Traditional learning has been focused on standard answers and linear thinking. What is “it” is usually the way someone asks for answers. In a society and economy in which advanced communication and “complex adaptive systems” are the norm, everything is connected. There is rarely an “it” for an answer and it is certainly only “its” for issues of complexity.

We don’t know what we don’t know:  When knowledge explodes, it is all around us, but no one individual has the ability to keep up. If we recognize that we cannot know enough knowledge, then we will begin to connect with others in interlocking networks of learning.

We don’t know that we know: This emphasizes the need to develop new filters of how we see the world because sometimes the answers are right in front of us and we don’t know it. If our way of thinking is obsolete, then we will not be able to see newly emerging patterns. It is very important to the future vitality and sustainability of our society and local areas that citizens learn how to look at the future with a “transformational filter” and not a rear view mirror.

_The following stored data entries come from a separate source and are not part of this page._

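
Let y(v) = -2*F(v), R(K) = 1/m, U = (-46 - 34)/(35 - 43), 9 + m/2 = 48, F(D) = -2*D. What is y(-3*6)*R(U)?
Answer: -12/13 ≈ -0.92308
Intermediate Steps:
m = 78 (m = -18 + 2*48 = -18 + 96 = 78)
U = 10 (U = -80/(-8) = -80*(-1/8) = 10)
R(K) = 1/78
y(v) = 4*v (y(v) = -(-4)*v = 4*v)
y(-3*6)*R(U) = (4*(-3*6))*(1/78) = (4*(-18))*(1/78) = -72*1/78 = -12/13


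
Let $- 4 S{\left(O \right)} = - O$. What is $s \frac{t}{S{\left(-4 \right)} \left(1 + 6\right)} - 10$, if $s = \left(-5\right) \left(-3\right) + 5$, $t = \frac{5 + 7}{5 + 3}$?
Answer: $- \frac{100}{7} \approx -14.286$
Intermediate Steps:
$S{\left(O \right)} = \frac{O}{4}$ ($S{\left(O \right)} = - \frac{\left(-1\right) O}{4} = \frac{O}{4}$)
$t = \frac{3}{2}$ ($t = \frac{12}{8} = 12 \cdot \frac{1}{8} = \frac{3}{2} \approx 1.5$)
$s = 20$ ($s = 15 + 5 = 20$)
$s \frac{t}{S{\left(-4 \right)} \left(1 + 6\right)} - 10 = 20 \frac{3}{2 \cdot \frac{1}{4} \left(-4\right) \left(1 + 6\right)} - 10 = 20 \frac{3}{2 \left(\left(-1\right) 7\right)} - 10 = 20 \frac{3}{2 \left(-7\right)} - 10 = 20 \cdot \frac{3}{2} \left(- \frac{1}{7}\right) - 10 = 20 \left(- \frac{3}{14}\right) - 10 = - \frac{30}{7} - 10 = - \frac{100}{7}$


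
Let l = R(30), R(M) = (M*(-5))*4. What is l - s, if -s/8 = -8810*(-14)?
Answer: 986120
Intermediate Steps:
R(M) = -20*M (R(M) = -5*M*4 = -20*M)
l = -600 (l = -20*30 = -600)
s = -986720 (s = -(-70480)*(-14) = -8*123340 = -986720)
l - s = -600 - 1*(-986720) = -600 + 986720 = 986120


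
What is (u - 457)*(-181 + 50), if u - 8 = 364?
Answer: 11135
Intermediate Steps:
u = 372 (u = 8 + 364 = 372)
(u - 457)*(-181 + 50) = (372 - 457)*(-181 + 50) = -85*(-131) = 11135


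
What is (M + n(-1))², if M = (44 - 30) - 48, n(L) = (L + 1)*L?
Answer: 1156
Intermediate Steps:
n(L) = L*(1 + L) (n(L) = (1 + L)*L = L*(1 + L))
M = -34 (M = 14 - 48 = -34)
(M + n(-1))² = (-34 - (1 - 1))² = (-34 - 1*0)² = (-34 + 0)² = (-34)² = 1156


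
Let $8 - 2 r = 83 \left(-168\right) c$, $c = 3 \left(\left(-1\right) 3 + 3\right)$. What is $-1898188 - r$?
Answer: $-1898192$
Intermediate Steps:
$c = 0$ ($c = 3 \left(-3 + 3\right) = 3 \cdot 0 = 0$)
$r = 4$ ($r = 4 - \frac{83 \left(-168\right) 0}{2} = 4 - \frac{\left(-13944\right) 0}{2} = 4 - 0 = 4 + 0 = 4$)
$-1898188 - r = -1898188 - 4 = -1898192$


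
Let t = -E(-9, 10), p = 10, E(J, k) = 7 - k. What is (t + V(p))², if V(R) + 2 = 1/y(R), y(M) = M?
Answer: 121/100 ≈ 1.2100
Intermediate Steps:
V(R) = -2 + 1/R
t = 3 (t = -(7 - 1*10) = -(7 - 10) = -1*(-3) = 3)
(t + V(p))² = (3 + (-2 + 1/10))² = (3 + (-2 + ⅒))² = (3 - 19/10)² = (11/10)² = 121/100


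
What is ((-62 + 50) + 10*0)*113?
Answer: -1356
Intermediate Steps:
((-62 + 50) + 10*0)*113 = (-12 + 0)*113 = -12*113 = -1356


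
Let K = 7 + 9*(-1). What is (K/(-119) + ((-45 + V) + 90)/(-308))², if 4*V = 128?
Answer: 12321/226576 ≈ 0.054379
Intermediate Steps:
V = 32 (V = (¼)*128 = 32)
K = -2 (K = 7 - 9 = -2)
(K/(-119) + ((-45 + V) + 90)/(-308))² = (-2/(-119) + ((-45 + 32) + 90)/(-308))² = (-2*(-1/119) + (-13 + 90)*(-1/308))² = (2/119 + 77*(-1/308))² = (2/119 - ¼)² = (-111/476)² = 12321/226576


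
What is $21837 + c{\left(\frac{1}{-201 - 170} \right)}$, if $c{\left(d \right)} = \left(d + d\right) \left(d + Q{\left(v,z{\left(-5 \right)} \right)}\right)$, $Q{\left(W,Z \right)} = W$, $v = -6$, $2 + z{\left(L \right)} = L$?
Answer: $\frac{3005670971}{137641} \approx 21837.0$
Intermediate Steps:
$z{\left(L \right)} = -2 + L$
$c{\left(d \right)} = 2 d \left(-6 + d\right)$ ($c{\left(d \right)} = \left(d + d\right) \left(d - 6\right) = 2 d \left(-6 + d\right)$)
$21837 + c{\left(\frac{1}{-201 - 170} \right)} = 21837 + \frac{2 \left(-6 + \frac{1}{-201 - 170}\right)}{-201 - 170} = 21837 + \frac{2 \left(-6 + \frac{1}{-371}\right)}{-371} = 21837 + 2 \left(- \frac{1}{371}\right) \left(-6 - \frac{1}{371}\right) = 21837 + 2 \left(- \frac{1}{371}\right) \left(- \frac{2227}{371}\right) = 21837 + \frac{4454}{137641} = \frac{3005670971}{137641}$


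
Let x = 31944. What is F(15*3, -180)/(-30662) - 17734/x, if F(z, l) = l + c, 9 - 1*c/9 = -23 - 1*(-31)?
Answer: -134574371/244866732 ≈ -0.54958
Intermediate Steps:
c = 9 (c = 81 - 9*(-23 - 1*(-31)) = 81 - 9*(-23 + 31) = 81 - 9*8 = 81 - 72 = 9)
F(z, l) = 9 + l (F(z, l) = l + 9 = 9 + l)
F(15*3, -180)/(-30662) - 17734/x = (9 - 180)/(-30662) - 17734/31944 = -171*(-1/30662) - 17734*1/31944 = 171/30662 - 8867/15972 = -134574371/244866732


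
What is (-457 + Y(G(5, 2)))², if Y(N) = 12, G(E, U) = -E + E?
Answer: 198025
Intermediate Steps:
G(E, U) = 0
(-457 + Y(G(5, 2)))² = (-457 + 12)² = (-445)² = 198025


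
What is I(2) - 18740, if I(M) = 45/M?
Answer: -37435/2 ≈ -18718.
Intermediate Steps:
I(2) - 18740 = 45/2 - 18740 = -37435/2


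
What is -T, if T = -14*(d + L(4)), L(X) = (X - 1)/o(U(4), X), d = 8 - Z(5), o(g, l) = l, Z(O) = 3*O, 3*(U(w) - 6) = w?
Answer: -175/2 ≈ -87.500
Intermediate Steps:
U(w) = 6 + w/3
d = -7 (d = 8 - 3*5 = 8 - 1*15 = 8 - 15 = -7)
L(X) = (-1 + X)/X (L(X) = (X - 1)/X = (-1 + X)/X)
T = 175/2 (T = -14*(-7 + (-1 + 4)/4) = -14*(-7 + (¼)*3) = -14*(-7 + ¾) = -14*(-25/4) = 175/2 ≈ 87.500)
-T = -1*175/2 = -175/2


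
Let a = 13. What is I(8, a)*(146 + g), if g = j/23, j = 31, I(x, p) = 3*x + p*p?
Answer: 654077/23 ≈ 28438.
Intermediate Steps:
I(x, p) = p² + 3*x (I(x, p) = 3*x + p² = p² + 3*x)
g = 31/23 ≈ 1.3478
I(8, a)*(146 + g) = (13² + 3*8)*(146 + 31/23) = (169 + 24)*(3389/23) = 193*(3389/23) = 654077/23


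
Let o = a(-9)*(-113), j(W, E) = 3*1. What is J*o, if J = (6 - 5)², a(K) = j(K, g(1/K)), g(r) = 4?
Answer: -339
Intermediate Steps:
j(W, E) = 3
a(K) = 3
J = 1 (J = 1² = 1)
o = -339 (o = 3*(-113) = -339)
J*o = 1*(-339) = -339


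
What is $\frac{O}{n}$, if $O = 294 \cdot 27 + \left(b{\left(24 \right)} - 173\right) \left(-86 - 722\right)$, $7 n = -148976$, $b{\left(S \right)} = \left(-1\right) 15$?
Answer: $- \frac{559447}{74488} \approx -7.5106$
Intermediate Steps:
$b{\left(S \right)} = -15$
$n = - \frac{148976}{7}$ ($n = \frac{1}{7} \left(-148976\right) = - \frac{148976}{7} \approx -21282.0$)
$O = 159842$ ($O = 294 \cdot 27 + \left(-15 - 173\right) \left(-86 - 722\right) = 7938 - -151904 = 7938 + 151904 = 159842$)
$\frac{O}{n} = \frac{159842}{- \frac{148976}{7}} = 159842 \left(- \frac{7}{148976}\right) = - \frac{559447}{74488}$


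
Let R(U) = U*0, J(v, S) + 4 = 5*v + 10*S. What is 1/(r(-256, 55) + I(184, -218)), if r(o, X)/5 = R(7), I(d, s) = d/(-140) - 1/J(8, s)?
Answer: -75040/98589 ≈ -0.76114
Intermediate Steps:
J(v, S) = -4 + 5*v + 10*S (J(v, S) = -4 + (5*v + 10*S) = -4 + 5*v + 10*S)
I(d, s) = -1/(36 + 10*s) - d/140 (I(d, s) = d/(-140) - 1/(-4 + 5*8 + 10*s) = d*(-1/140) - 1/(-4 + 40 + 10*s) = -d/140 - 1/(36 + 10*s) = -1/(36 + 10*s) - d/140)
R(U) = 0
r(o, X) = 0 (r(o, X) = 5*0 = 0)
1/(r(-256, 55) + I(184, -218)) = 1/(0 + (-70 - 1*184*(18 + 5*(-218)))/(140*(18 + 5*(-218)))) = 1/(0 + (-70 - 1*184*(18 - 1090))/(140*(18 - 1090))) = 1/(0 + (1/140)*(-70 - 1*184*(-1072))/(-1072)) = 1/(0 + (1/140)*(-1/1072)*(-70 + 197248)) = 1/(0 + (1/140)*(-1/1072)*197178) = 1/(0 - 98589/75040) = 1/(-98589/75040) = -75040/98589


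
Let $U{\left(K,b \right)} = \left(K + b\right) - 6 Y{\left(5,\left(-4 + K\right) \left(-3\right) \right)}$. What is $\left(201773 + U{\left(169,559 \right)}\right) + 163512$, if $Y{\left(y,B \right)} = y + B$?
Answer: $368953$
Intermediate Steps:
$Y{\left(y,B \right)} = B + y$
$U{\left(K,b \right)} = -102 + b + 19 K$ ($U{\left(K,b \right)} = \left(K + b\right) - 6 \left(\left(-4 + K\right) \left(-3\right) + 5\right) = \left(K + b\right) - 6 \left(\left(12 - 3 K\right) + 5\right) = \left(K + b\right) - 6 \left(17 - 3 K\right) = \left(K + b\right) + \left(-102 + 18 K\right) = -102 + b + 19 K$)
$\left(201773 + U{\left(169,559 \right)}\right) + 163512 = \left(201773 + \left(-102 + 559 + 19 \cdot 169\right)\right) + 163512 = \left(201773 + \left(-102 + 559 + 3211\right)\right) + 163512 = \left(201773 + 3668\right) + 163512 = 205441 + 163512 = 368953$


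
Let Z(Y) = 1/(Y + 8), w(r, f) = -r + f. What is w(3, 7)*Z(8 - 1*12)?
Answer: 1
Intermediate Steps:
w(r, f) = f - r
Z(Y) = 1/(8 + Y)
w(3, 7)*Z(8 - 1*12) = (7 - 1*3)/(8 + (8 - 1*12)) = (7 - 3)/(8 + (8 - 12)) = 4/(8 - 4) = 4/4 = 4*(¼) = 1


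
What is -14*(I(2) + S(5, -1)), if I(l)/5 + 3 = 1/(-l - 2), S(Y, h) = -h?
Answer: 427/2 ≈ 213.50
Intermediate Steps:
I(l) = -15 + 5/(-2 - l) (I(l) = -15 + 5/(-l - 2) = -15 + 5/(-2 - l))
-14*(I(2) + S(5, -1)) = -14*(5*(-7 - 3*2)/(2 + 2) - 1*(-1)) = -14*(5*(-7 - 6)/4 + 1) = -14*(5*(1/4)*(-13) + 1) = -14*(-65/4 + 1) = -14*(-61/4) = 427/2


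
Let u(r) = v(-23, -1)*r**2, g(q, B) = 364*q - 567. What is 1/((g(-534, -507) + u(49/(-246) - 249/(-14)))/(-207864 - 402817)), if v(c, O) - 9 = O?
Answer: 452710649601/142681098391 ≈ 3.1729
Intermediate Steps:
g(q, B) = -567 + 364*q
v(c, O) = 9 + O
u(r) = 8*r**2 (u(r) = (9 - 1)*r**2 = 8*r**2)
1/((g(-534, -507) + u(49/(-246) - 249/(-14)))/(-207864 - 402817)) = 1/(((-567 + 364*(-534)) + 8*(49/(-246) - 249/(-14))**2)/(-207864 - 402817)) = 1/(((-567 - 194376) + 8*(49*(-1/246) - 249*(-1/14))**2)/(-610681)) = 1/((-194943 + 8*(-49/246 + 249/14)**2)*(-1/610681)) = 1/((-194943 + 8*(15142/861)**2)*(-1/610681)) = 1/((-194943 + 8*(229280164/741321))*(-1/610681)) = 1/((-194943 + 1834241312/741321)*(-1/610681)) = 1/(-142681098391/741321*(-1/610681)) = 1/(142681098391/452710649601) = 452710649601/142681098391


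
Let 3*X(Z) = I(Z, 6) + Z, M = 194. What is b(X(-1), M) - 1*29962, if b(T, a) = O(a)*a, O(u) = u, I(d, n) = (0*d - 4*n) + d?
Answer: 7674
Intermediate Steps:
I(d, n) = d - 4*n (I(d, n) = (0 - 4*n) + d = -4*n + d = d - 4*n)
X(Z) = -8 + 2*Z/3 (X(Z) = ((Z - 4*6) + Z)/3 = ((Z - 24) + Z)/3 = ((-24 + Z) + Z)/3 = (-24 + 2*Z)/3 = -8 + 2*Z/3)
b(T, a) = a**2 (b(T, a) = a*a = a**2)
b(X(-1), M) - 1*29962 = 194**2 - 1*29962 = 37636 - 29962 = 7674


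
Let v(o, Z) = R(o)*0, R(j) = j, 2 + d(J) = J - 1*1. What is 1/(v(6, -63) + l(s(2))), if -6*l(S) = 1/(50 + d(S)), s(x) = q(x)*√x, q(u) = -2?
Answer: -282 + 12*√2 ≈ -265.03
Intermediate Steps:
d(J) = -3 + J (d(J) = -2 + (J - 1*1) = -2 + (J - 1) = -2 + (-1 + J) = -3 + J)
s(x) = -2*√x
v(o, Z) = 0 (v(o, Z) = o*0 = 0)
l(S) = -1/(6*(47 + S)) (l(S) = -1/(6*(50 + (-3 + S))) = -1/(6*(47 + S)))
1/(v(6, -63) + l(s(2))) = 1/(0 - 1/(282 + 6*(-2*√2))) = 1/(0 - 1/(282 - 12*√2)) = 1/(-1/(282 - 12*√2)) = -282 + 12*√2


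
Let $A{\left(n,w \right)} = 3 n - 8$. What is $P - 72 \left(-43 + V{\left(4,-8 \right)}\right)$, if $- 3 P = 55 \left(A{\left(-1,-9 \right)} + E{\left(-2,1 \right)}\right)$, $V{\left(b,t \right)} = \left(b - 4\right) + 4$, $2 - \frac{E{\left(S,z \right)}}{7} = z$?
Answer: $\frac{8644}{3} \approx 2881.3$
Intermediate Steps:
$E{\left(S,z \right)} = 14 - 7 z$
$A{\left(n,w \right)} = -8 + 3 n$
$V{\left(b,t \right)} = b$ ($V{\left(b,t \right)} = \left(-4 + b\right) + 4 = b$)
$P = \frac{220}{3}$ ($P = - \frac{55 \left(\left(-8 + 3 \left(-1\right)\right) + \left(14 - 7\right)\right)}{3} = - \frac{55 \left(\left(-8 - 3\right) + \left(14 - 7\right)\right)}{3} = - \frac{55 \left(-11 + 7\right)}{3} = - \frac{55 \left(-4\right)}{3} = \left(- \frac{1}{3}\right) \left(-220\right) = \frac{220}{3} \approx 73.333$)
$P - 72 \left(-43 + V{\left(4,-8 \right)}\right) = \frac{220}{3} - 72 \left(-43 + 4\right) = \frac{220}{3} - 72 \left(-39\right) = \frac{220}{3} - -2808 = \frac{220}{3} + 2808 = \frac{8644}{3}$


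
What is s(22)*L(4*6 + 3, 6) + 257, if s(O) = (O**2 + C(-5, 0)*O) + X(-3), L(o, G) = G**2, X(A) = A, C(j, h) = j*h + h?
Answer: 17573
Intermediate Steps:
C(j, h) = h + h*j (C(j, h) = h*j + h = h + h*j)
s(O) = -3 + O**2 (s(O) = (O**2 + (0*(1 - 5))*O) - 3 = (O**2 + (0*(-4))*O) - 3 = (O**2 + 0*O) - 3 = (O**2 + 0) - 3 = O**2 - 3 = -3 + O**2)
s(22)*L(4*6 + 3, 6) + 257 = (-3 + 22**2)*6**2 + 257 = (-3 + 484)*36 + 257 = 481*36 + 257 = 17316 + 257 = 17573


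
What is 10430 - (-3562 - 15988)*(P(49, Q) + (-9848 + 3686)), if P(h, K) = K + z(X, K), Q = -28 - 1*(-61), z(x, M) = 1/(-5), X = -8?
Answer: -119815430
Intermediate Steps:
z(x, M) = -⅕
Q = 33 (Q = -28 + 61 = 33)
P(h, K) = -⅕ + K (P(h, K) = K - ⅕ = -⅕ + K)
10430 - (-3562 - 15988)*(P(49, Q) + (-9848 + 3686)) = 10430 - (-3562 - 15988)*((-⅕ + 33) + (-9848 + 3686)) = 10430 - (-19550)*(164/5 - 6162) = 10430 - (-19550)*(-30646)/5 = 10430 - 1*119825860 = 10430 - 119825860 = -119815430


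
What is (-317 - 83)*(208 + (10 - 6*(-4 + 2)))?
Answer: -92000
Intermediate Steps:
(-317 - 83)*(208 + (10 - 6*(-4 + 2))) = -400*(208 + (10 - (-12))) = -400*(208 + (10 - 6*(-2))) = -400*(208 + (10 + 12)) = -400*(208 + 22) = -400*230 = -92000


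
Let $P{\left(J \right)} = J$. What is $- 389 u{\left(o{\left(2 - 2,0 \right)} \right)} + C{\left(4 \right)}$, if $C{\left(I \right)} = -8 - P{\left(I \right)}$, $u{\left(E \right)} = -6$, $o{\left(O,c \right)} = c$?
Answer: $2322$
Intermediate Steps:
$C{\left(I \right)} = -8 - I$
$- 389 u{\left(o{\left(2 - 2,0 \right)} \right)} + C{\left(4 \right)} = \left(-389\right) \left(-6\right) - 12 = 2334 - 12 = 2322$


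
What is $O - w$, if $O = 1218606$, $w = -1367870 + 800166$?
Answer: $1786310$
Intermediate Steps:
$w = -567704$
$O - w = 1218606 - -567704 = 1218606 + 567704 = 1786310$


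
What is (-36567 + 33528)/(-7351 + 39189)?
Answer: -3039/31838 ≈ -0.095452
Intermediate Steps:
(-36567 + 33528)/(-7351 + 39189) = -3039/31838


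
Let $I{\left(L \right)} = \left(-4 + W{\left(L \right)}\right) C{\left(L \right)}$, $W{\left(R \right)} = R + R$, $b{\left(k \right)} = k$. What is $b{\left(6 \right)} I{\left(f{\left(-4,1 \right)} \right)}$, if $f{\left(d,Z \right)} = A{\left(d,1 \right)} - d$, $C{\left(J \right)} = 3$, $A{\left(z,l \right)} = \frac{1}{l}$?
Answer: $108$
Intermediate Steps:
$W{\left(R \right)} = 2 R$
$f{\left(d,Z \right)} = 1 - d$ ($f{\left(d,Z \right)} = 1^{-1} - d = 1 - d$)
$I{\left(L \right)} = -12 + 6 L$ ($I{\left(L \right)} = \left(-4 + 2 L\right) 3 = -12 + 6 L$)
$b{\left(6 \right)} I{\left(f{\left(-4,1 \right)} \right)} = 6 \left(-12 + 6 \left(1 - -4\right)\right) = 6 \left(-12 + 6 \left(1 + 4\right)\right) = 6 \left(-12 + 6 \cdot 5\right) = 6 \left(-12 + 30\right) = 6 \cdot 18 = 108$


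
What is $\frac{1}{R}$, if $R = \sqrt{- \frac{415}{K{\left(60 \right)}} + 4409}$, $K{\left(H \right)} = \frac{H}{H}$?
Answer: $\frac{\sqrt{3994}}{3994} \approx 0.015823$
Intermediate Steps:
$K{\left(H \right)} = 1$
$R = \sqrt{3994}$ ($R = \sqrt{- \frac{415}{1} + 4409} = \sqrt{\left(-415\right) 1 + 4409} = \sqrt{-415 + 4409} = \sqrt{3994} \approx 63.198$)
$\frac{1}{R} = \frac{1}{\sqrt{3994}} = \frac{\sqrt{3994}}{3994}$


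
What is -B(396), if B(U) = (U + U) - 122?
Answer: -670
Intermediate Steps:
B(U) = -122 + 2*U (B(U) = 2*U - 122 = -122 + 2*U)
-B(396) = -(-122 + 2*396) = -(-122 + 792) = -1*670 = -670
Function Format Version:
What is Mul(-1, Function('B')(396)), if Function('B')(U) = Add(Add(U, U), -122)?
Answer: -670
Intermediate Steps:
Function('B')(U) = Add(-122, Mul(2, U)) (Function('B')(U) = Add(Mul(2, U), -122) = Add(-122, Mul(2, U)))
Mul(-1, Function('B')(396)) = Mul(-1, Add(-122, Mul(2, 396))) = Mul(-1, Add(-122, 792)) = Mul(-1, 670) = -670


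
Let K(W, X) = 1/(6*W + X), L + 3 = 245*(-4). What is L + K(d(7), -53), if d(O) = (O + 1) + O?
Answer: -36370/37 ≈ -982.97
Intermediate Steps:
d(O) = 1 + 2*O (d(O) = (1 + O) + O = 1 + 2*O)
L = -983 (L = -3 + 245*(-4) = -3 - 980 = -983)
K(W, X) = 1/(X + 6*W)
L + K(d(7), -53) = -983 + 1/(-53 + 6*(1 + 2*7)) = -983 + 1/(-53 + 6*(1 + 14)) = -983 + 1/(-53 + 6*15) = -983 + 1/(-53 + 90) = -983 + 1/37 = -36370/37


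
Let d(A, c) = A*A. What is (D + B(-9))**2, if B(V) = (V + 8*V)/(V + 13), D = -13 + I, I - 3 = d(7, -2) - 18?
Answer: 9/16 ≈ 0.56250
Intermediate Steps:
d(A, c) = A**2
I = 34 (I = 3 + (7**2 - 18) = 3 + (49 - 18) = 3 + 31 = 34)
D = 21 (D = -13 + 34 = 21)
B(V) = 9*V/(13 + V) (B(V) = (9*V)/(13 + V) = 9*V/(13 + V))
(D + B(-9))**2 = (21 + 9*(-9)/(13 - 9))**2 = (21 + 9*(-9)/4)**2 = (21 + 9*(-9)*(1/4))**2 = (21 - 81/4)**2 = (3/4)**2 = 9/16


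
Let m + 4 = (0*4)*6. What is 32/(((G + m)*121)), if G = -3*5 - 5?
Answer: -4/363 ≈ -0.011019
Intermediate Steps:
m = -4 (m = -4 + (0*4)*6 = -4 + 0*6 = -4 + 0 = -4)
G = -20 (G = -15 - 5 = -20)
32/(((G + m)*121)) = 32/(((-20 - 4)*121)) = 32/((-24*121)) = 32/(-2904) = 32*(-1/2904) = -4/363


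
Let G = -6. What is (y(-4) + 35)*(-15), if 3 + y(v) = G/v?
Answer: -1005/2 ≈ -502.50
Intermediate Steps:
y(v) = -3 - 6/v
(y(-4) + 35)*(-15) = ((-3 - 6/(-4)) + 35)*(-15) = ((-3 - 6*(-1/4)) + 35)*(-15) = ((-3 + 3/2) + 35)*(-15) = (-3/2 + 35)*(-15) = (67/2)*(-15) = -1005/2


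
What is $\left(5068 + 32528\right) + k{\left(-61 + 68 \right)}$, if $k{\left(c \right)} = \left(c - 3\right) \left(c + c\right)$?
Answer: $37652$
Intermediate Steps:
$k{\left(c \right)} = 2 c \left(-3 + c\right)$ ($k{\left(c \right)} = \left(-3 + c\right) 2 c = 2 c \left(-3 + c\right)$)
$\left(5068 + 32528\right) + k{\left(-61 + 68 \right)} = \left(5068 + 32528\right) + 2 \left(-61 + 68\right) \left(-3 + \left(-61 + 68\right)\right) = 37596 + 2 \cdot 7 \left(-3 + 7\right) = 37596 + 2 \cdot 7 \cdot 4 = 37596 + 56 = 37652$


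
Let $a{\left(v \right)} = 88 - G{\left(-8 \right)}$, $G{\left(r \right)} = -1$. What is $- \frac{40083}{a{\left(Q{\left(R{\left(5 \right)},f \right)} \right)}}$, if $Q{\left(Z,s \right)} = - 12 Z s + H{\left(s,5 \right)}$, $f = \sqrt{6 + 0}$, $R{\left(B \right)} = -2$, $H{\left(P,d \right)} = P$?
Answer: $- \frac{40083}{89} \approx -450.37$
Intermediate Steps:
$f = \sqrt{6} \approx 2.4495$
$Q{\left(Z,s \right)} = s - 12 Z s$ ($Q{\left(Z,s \right)} = - 12 Z s + s = s - 12 Z s$)
$a{\left(v \right)} = 89$ ($a{\left(v \right)} = 88 - -1 = 88 + 1 = 89$)
$- \frac{40083}{a{\left(Q{\left(R{\left(5 \right)},f \right)} \right)}} = - \frac{40083}{89}$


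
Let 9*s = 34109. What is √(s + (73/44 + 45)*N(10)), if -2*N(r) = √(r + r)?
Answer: √(16508756 - 203247*√5)/66 ≈ 60.709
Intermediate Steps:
s = 34109/9 (s = (⅑)*34109 = 34109/9 ≈ 3789.9)
N(r) = -√2*√r/2 (N(r) = -√(r + r)/2 = -√2*√r/2)
√(s + (73/44 + 45)*N(10)) = √(34109/9 + (73/44 + 45)*(-√2*√10/2)) = √(34109/9 + (73*(1/44) + 45)*(-√5)) = √(34109/9 + (73/44 + 45)*(-√5)) = √(34109/9 + 2053*(-√5)/44) = √(34109/9 - 2053*√5/44)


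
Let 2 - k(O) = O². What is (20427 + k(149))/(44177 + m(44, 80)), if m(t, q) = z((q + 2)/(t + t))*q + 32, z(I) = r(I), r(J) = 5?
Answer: -1772/44609 ≈ -0.039723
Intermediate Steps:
z(I) = 5
m(t, q) = 32 + 5*q (m(t, q) = 5*q + 32 = 32 + 5*q)
k(O) = 2 - O²
(20427 + k(149))/(44177 + m(44, 80)) = (20427 + (2 - 1*149²))/(44177 + (32 + 5*80)) = (20427 + (2 - 1*22201))/(44177 + (32 + 400)) = (20427 + (2 - 22201))/(44177 + 432) = (20427 - 22199)/44609 = -1772*1/44609 = -1772/44609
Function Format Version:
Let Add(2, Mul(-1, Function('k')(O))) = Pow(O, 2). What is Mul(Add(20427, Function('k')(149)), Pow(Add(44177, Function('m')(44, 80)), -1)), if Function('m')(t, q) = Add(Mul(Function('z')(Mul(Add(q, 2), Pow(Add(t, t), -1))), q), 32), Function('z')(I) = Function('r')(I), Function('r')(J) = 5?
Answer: Rational(-1772, 44609) ≈ -0.039723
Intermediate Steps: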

We know that we don’t know: This is the stage when openness to new ideas begins to dominate our thinking and transformational learning can really begin. Too many people operate from a foundation of already “having the truth,” and, therefore, they resist change.

We know that we know what we don’t know: Another way to say this is that we see the gaps in our knowledge and know we need to fill them. In this stage of knowledge, we realize how much there is to learn about an emerging future and that the principles, methods and concepts of the 21st century will be very different from the past.